Household and individual-scale water insecurity metrics have played an important role in highlighting and amplifying discussions around sociobehavioural and non-communicable drivers of water insecurity that hinder human development, and are increasingly being used around the world to inform water provision programmes. But these water insecurity metrics have significant limitations that cap their potential. We propose new, theoretically grounded, easy-to-use measures that can capture the relationships between water insecurity experiences, severity, adaptation and resilience. These measures can better assist water programmes in identifying a community’s most urgent types of water disruptions, subsequent (mal)adaptive behaviour changes and the components of resilience (eg, human and social capital) that underpin sustainable water solutions. They will also open new pathways for significant theoretical advances in academic research on water insecurity, including better addressing water inequalities. Other aspects of water insecurity, such as multidimensionality, affordability and perceptions of quality, will be more challenging to measure cost-effectively, but also warrant ongoing efforts to find solutions.
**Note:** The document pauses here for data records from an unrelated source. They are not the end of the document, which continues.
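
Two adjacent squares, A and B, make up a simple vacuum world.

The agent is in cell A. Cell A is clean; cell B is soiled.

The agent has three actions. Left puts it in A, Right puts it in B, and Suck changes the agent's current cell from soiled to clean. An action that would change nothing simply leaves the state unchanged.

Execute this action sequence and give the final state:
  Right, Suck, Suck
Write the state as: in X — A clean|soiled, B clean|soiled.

in B — A clean, B clean

Right (#1): in B — A clean, B soiled
Suck (#2): in B — A clean, B clean
Suck (#3): in B — A clean, B clean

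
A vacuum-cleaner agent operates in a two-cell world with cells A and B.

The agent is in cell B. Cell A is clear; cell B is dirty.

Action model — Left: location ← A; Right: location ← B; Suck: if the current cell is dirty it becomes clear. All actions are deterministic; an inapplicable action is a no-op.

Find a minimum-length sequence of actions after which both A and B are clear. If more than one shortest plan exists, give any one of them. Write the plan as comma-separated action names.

1. Suck → in B — A clear, B clear
min 1: B is dirty, one Suck

Suck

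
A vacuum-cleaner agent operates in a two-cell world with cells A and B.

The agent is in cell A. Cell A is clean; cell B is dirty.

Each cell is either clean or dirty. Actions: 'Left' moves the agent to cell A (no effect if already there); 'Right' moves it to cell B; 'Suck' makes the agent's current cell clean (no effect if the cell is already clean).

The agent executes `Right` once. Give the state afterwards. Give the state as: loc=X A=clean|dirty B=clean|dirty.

start: loc=A A=clean B=dirty
1) do Right; now loc=B A=clean B=dirty

loc=B A=clean B=dirty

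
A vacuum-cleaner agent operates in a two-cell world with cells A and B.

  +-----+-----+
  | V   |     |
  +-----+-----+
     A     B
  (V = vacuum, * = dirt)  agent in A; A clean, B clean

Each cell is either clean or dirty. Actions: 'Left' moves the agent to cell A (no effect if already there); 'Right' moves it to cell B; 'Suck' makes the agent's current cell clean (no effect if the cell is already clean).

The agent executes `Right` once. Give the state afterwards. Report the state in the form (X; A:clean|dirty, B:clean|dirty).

start: (A; A:clean, B:clean)
1. Right → (B; A:clean, B:clean)

(B; A:clean, B:clean)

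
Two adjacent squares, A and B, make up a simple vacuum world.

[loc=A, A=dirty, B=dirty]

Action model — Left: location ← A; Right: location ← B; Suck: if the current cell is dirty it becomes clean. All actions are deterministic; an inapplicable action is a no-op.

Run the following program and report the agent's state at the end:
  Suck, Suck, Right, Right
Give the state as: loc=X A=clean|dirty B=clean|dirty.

loc=B A=clean B=dirty

t=1 Suck ⇒ loc=A A=clean B=dirty
t=2 Suck ⇒ loc=A A=clean B=dirty
t=3 Right ⇒ loc=B A=clean B=dirty
t=4 Right ⇒ loc=B A=clean B=dirty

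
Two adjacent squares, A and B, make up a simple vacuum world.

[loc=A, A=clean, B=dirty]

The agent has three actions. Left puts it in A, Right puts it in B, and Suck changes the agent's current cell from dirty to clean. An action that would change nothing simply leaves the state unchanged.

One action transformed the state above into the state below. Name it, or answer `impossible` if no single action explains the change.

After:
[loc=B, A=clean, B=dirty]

Right

try  Left: in A — A clean, B dirty
try Right: in B — A clean, B dirty  ← match
try  Suck: in A — A clean, B dirty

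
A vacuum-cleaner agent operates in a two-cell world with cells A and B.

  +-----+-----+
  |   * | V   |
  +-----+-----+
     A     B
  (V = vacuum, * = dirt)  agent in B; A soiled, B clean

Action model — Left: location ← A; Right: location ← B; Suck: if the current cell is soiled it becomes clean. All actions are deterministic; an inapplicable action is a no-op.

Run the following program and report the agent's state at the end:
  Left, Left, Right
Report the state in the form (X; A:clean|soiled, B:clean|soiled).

(B; A:soiled, B:clean)

step 1/3 (Left): (A; A:soiled, B:clean)
step 2/3 (Left): (A; A:soiled, B:clean)
step 3/3 (Right): (B; A:soiled, B:clean)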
Finally, most applications of household water insecurity scales have addressed individual communities or cities with the intent of providing rich microdata to municipal authorities. Future projects should consider deploying regional-level sampling frames with the intent of providing mesoscale evidence to assist regional stakeholders within or between nations. We hope these research strategies will advance more precise metrics of household water insecurity, help improve item weighting schemes and enable translation into interventions that build resilience to individuals’ and households’ most severe experiences. Such research programmes would be better-positioned to identify and address intersecting challenges such as food and other resource insecurities, WASH inequities, and roles for community-driven solutions to improve WASH interventions and policy.